Businessweek-rankingsBloomberg BusinessWeek yesterday (Oct. 28) announced that it is suspending its annual ranking of the best undergraduate business schools and may no longer do the list.

The magazine has been cranking out a numerical ranking of the top undergraduate business programs since 2006. The latest ranking, published in April of this year, had Notre Dame University’s Mendoza School of Business in first place for the fifth consecutive year. Only two other undergrad programs have topped the BusinessWeek list: Wharton did it three times from 2006 to 2008, while the University of Virginia’s McIntire School placed first once in 2009.

The suspension of the magazine’s undergraduate ranking comes as something of a surprise, though in recent years BusinessWeek has diminished its coverage of business education. Recently, for example, the website closed down the once popular forums it maintained for MBA applicants and students since 1994. In the past year, it has published far fewer articles online about business schools, and it rarely covers business education at all in its print magazine. The last time BusinessWeek featured its MBA ranking on the cover of the magazine was four years ago, and even then it put the story only on newsstand issues, which account for less than 5% of the magazine’s circulation. And although BusinessWeek used to regularly publish B-school guidebooks, it has not been in that market since 2008.

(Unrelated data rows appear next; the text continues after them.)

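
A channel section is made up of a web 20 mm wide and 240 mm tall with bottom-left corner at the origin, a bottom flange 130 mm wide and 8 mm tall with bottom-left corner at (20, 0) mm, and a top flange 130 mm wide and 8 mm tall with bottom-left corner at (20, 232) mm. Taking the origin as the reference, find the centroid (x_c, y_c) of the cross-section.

web: A = 20 × 240 = 4800.00, centroid at (10.00, 120.00).
bottom flange: A = 130 × 8 = 1040.00, centroid at (85.00, 4.00).
top flange: A = 130 × 8 = 1040.00, centroid at (85.00, 236.00).
ΣA = 6880.00 mm², ΣAx_c = 224800.00 mm³, ΣAy_c = 825600.00 mm³.
x_c = 224800.00/6880.00 = 32.67 mm; y_c = 825600.00/6880.00 = 120.00 mm.

x_c = 32.67 mm, y_c = 120.00 mm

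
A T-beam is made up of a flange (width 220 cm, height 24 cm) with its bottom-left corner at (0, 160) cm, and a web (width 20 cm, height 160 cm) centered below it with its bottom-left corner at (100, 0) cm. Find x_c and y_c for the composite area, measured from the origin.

x_c = 110.00 cm, y_c = 137.28 cm

web: A = 20 × 160 = 3200.00, centroid at (110.00, 80.00).
flange: A = 220 × 24 = 5280.00, centroid at (110.00, 172.00).
ΣA = 8480.00 cm², ΣAx_c = 932800.00 cm³, ΣAy_c = 1164160.00 cm³.
x_c = 932800.00/8480.00 = 110.00 cm; y_c = 1164160.00/8480.00 = 137.28 cm.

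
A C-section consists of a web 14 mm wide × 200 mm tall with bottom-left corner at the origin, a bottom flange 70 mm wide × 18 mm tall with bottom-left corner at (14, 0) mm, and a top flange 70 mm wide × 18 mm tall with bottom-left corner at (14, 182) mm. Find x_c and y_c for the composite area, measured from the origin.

Part | A | x̄ᵢ | ȳᵢ | A·x̄ᵢ | A·ȳᵢ
web | 2800.00 | 7.00 | 100.00 | 19600.00 | 280000.00
bottom flange | 1260.00 | 49.00 | 9.00 | 61740.00 | 11340.00
top flange | 1260.00 | 49.00 | 191.00 | 61740.00 | 240660.00
Σ | 5320.00 |  |  | 143080.00 | 532000.00
x_c = 143080.00 / 5320.00 = 26.89 mm
y_c = 532000.00 / 5320.00 = 100.00 mm

x_c = 26.89 mm, y_c = 100.00 mm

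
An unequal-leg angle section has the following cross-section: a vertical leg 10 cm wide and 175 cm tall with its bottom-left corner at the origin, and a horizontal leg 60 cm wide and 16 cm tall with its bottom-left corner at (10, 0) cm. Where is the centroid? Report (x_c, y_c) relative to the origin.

x_c = 17.40 cm, y_c = 59.34 cm

vertical leg: A = 10 × 175 = 1750.00, centroid at (5.00, 87.50).
horizontal leg: A = 60 × 16 = 960.00, centroid at (40.00, 8.00).
ΣA = 2710.00 cm², ΣAx_c = 47150.00 cm³, ΣAy_c = 160805.00 cm³.
x_c = 47150.00/2710.00 = 17.40 cm; y_c = 160805.00/2710.00 = 59.34 cm.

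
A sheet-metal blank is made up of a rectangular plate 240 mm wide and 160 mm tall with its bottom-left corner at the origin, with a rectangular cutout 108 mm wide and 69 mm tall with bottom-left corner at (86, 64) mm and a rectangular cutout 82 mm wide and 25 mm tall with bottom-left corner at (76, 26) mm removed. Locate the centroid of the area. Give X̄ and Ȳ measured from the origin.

X̄ = 115.06 mm, Ȳ = 78.17 mm

plate: A = 240 × 160 = 38400.00, centroid at (120.00, 80.00).
hole 1: A = −(108 × 69) = -7452.00, centroid at (140.00, 98.50).
hole 2: A = −(82 × 25) = -2050.00, centroid at (117.00, 38.50).
ΣA = 28898.00 mm², ΣAX̄ = 3324870.00 mm³, ΣAȲ = 2259053.00 mm³.
X̄ = 3324870.00/28898.00 = 115.06 mm; Ȳ = 2259053.00/28898.00 = 78.17 mm.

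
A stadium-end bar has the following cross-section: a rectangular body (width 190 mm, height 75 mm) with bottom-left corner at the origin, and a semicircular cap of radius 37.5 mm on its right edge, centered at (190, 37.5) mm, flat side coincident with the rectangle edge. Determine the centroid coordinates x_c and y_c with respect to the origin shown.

x_c = 109.89 mm, y_c = 37.50 mm

rectangular body: A = 190 × 75 = 14250.00, centroid at (95.00, 37.50).
semicircular end: A = ½π·37.5² = 2208.93, centroid at (205.92, 37.50).
ΣA = 16458.93 mm², ΣAx_c = 1808603.39 mm³, ΣAy_c = 617209.96 mm³.
x_c = 1808603.39/16458.93 = 109.89 mm; y_c = 617209.96/16458.93 = 37.50 mm.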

Observers believe the magazine decided to suspend its undergraduate ranking because it has an inexperienced business school team in place that in all likelihood is overwhelmed by the amount of project work necessary to publish both rankings in a single year. Last November, Businessweek lost the two core members of its business school team, Louis Lavelle and Geoff Gloeckler, who together had 16 years of experience reporting and writing on business education.

Announcing the suspension in an email to the schools, Business Education Editor Francesca Levy insisted that the magazine remains “committed to reporting on the full spectrum of business school programs and the education and career prospects of undergraduates, but measuring the vast undergrad B-school population presents unique challenges. To ensure a reliable and rigorous methodology, we will use the coming months to evaluate potential improvements to our rankings process and product. When this evaluation is complete, we will let you know whether and when we expect to re-launch Bloomberg Businessweek’s undergraduate business school ranking.”

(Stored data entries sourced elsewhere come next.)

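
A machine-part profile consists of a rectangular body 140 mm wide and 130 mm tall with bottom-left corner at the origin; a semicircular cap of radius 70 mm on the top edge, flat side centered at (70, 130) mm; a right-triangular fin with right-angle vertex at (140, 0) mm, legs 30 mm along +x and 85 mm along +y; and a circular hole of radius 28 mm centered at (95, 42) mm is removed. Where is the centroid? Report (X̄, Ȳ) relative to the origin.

rectangular body: A = 140 × 130 = 18200.00, centroid at (70.00, 65.00).
semicircular top: A = ½π·70² = 7696.90, centroid at (70.00, 159.71).
triangular fin: A = ½·30·85 = 1275.00, centroid at (150.00, 28.33).
hole: A = −π·28² = -2463.01, centroid at (95.00, 42.00).
ΣA = 24708.89 mm²
ΣAX̄ = (18200.00)(70.00) + (7696.90)(70.00) + (1275.00)(150.00) + (-2463.01)(95.00) = 1770047.32 mm³
ΣAȲ = (18200.00)(65.00) + (7696.90)(159.71) + (1275.00)(28.33) + (-2463.01)(42.00) = 2344942.56 mm³
X̄ = 1770047.32 / 24708.89 = 71.64 mm
Ȳ = 2344942.56 / 24708.89 = 94.90 mm

X̄ = 71.64 mm, Ȳ = 94.90 mm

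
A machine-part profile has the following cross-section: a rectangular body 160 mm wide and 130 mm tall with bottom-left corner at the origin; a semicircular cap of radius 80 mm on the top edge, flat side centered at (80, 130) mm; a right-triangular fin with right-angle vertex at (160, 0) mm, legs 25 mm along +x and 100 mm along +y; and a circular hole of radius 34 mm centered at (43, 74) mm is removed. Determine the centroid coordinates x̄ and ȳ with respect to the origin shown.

rectangular body: A = 160 × 130 = 20800.00, centroid at (80.00, 65.00).
semicircular top: A = ½π·80² = 10053.10, centroid at (80.00, 163.95).
triangular fin: A = ½·25·100 = 1250.00, centroid at (168.33, 33.33).
hole: A = −π·34² = -3631.68, centroid at (43.00, 74.00).
ΣA = 28471.42 mm²
ΣAx̄ = (20800.00)(80.00) + (10053.10)(80.00) + (1250.00)(168.33) + (-3631.68)(43.00) = 2522502.10 mm³
ΣAȳ = (20800.00)(65.00) + (10053.10)(163.95) + (1250.00)(33.33) + (-3631.68)(74.00) = 2773158.14 mm³
x̄ = 2522502.10 / 28471.42 = 88.60 mm
ȳ = 2773158.14 / 28471.42 = 97.40 mm

x̄ = 88.60 mm, ȳ = 97.40 mm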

Besides No. 1 Notre Dame, the top current top five programs last ranked by BusinessWeek are No. 2 UVA, No. 3 Cornell University’s Dyson School, Boston College, and Washington University’s Olin School of Business in St. Louis, MO.

The magazine also announced that it would begin to rank full-time MBA programs every year, beginning with its latest version expected Nov. 11. Since its launch in 1988, BusinessWeek has published its core business school ranking every other year, largely because the list doesn’t change all that much.

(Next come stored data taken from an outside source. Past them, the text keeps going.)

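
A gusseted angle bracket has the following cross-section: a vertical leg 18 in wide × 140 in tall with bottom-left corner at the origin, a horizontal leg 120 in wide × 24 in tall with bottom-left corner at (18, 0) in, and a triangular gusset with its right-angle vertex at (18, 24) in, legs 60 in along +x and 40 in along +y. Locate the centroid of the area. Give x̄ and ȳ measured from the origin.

x̄ = 44.38 in, ȳ = 38.75 in

Part | A | x̄ᵢ | ȳᵢ | A·x̄ᵢ | A·ȳᵢ
vertical leg | 2520.00 | 9.00 | 70.00 | 22680.00 | 176400.00
horizontal leg | 2880.00 | 78.00 | 12.00 | 224640.00 | 34560.00
gusset | 1200.00 | 38.00 | 37.33 | 45600.00 | 44800.00
Σ | 6600.00 |  |  | 292920.00 | 255760.00
x̄ = 292920.00 / 6600.00 = 44.38 in
ȳ = 255760.00 / 6600.00 = 38.75 in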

In the email written by Levy, the magazine changed its mind about the frequency of publication, putting it on a schedule to better compete with annual rankings by U.S. News & World Report, The Financial Times, and The Economist. “We believe that publishing our flagship MBA ranking every year will better serve prospective and current students, as well as their future employers,” wrote Levy, who started at BusinessWeek 10 months ago in January of 2014.

Levy said the new MBA list has been “updated and refined to reflect current best practices in research. These updates incorporate direct feedback from schools, students and employers and result from our concerted effort over the past year to refresh and improve our business education coverage.”

For years, BusinessWeek has ranked full-time MBA programs on the basis of two surveys—one to the latest students and graduates and another to corporate recruiters—as well as a BW study of published academic articles. The methodology gives a 45% weight to both surveys, while it assigns a weight of 10% to articles published in specific journals by a school’s professors.

Suspends its ranking of undergraduate business programs

BW has been publishing an annual ranking of undergraduate business programs since 2006


BusinessWeek has been mum about how it has changed its methodology for its forthcoming ranking, but Jonathan Rodkin, research and rankings coordinator, had earlier disclosed one significant alternation. Instead of insuring that the recruiter survey goes to the person in charge of MBA recruiting at a company or major division that hires business school graduates, Bloomberg BusinessWeek told business school officials earlier this year that it will be surveying multiple recruiters at each corporate employer—the same methodology adopted by U.S. News & World Report for its survey of recruiters and used by The Wall Street Journal in the past. The magazine has said it will survey every recruiter contact given to it by a business school.

Those changes are likely to make comparisons with previous rankings less meaningful and could very well result in the University of Chicago’s Booth School of Business losing its first place status. Booth has consistently been at the top of the ranking since 2006 for four consecutive biennial lists. According to BW’s 2012 ranking, the Top Five MBA programs in the U.S. are No. 2 Harvard Business School, No. 3. Wharton, No. 4 Stanford Graduate School of Business, and No. 5 Northwestern University’s Kellogg School of Management.

The earlier change in the methodology announced by Rodkin, however, would tend to bias the corporate recruiter sample in favor of schools that have especially strong alumni networks because the most sophisticated MBA hiring companies use returning alumni to recruit at their alma maters.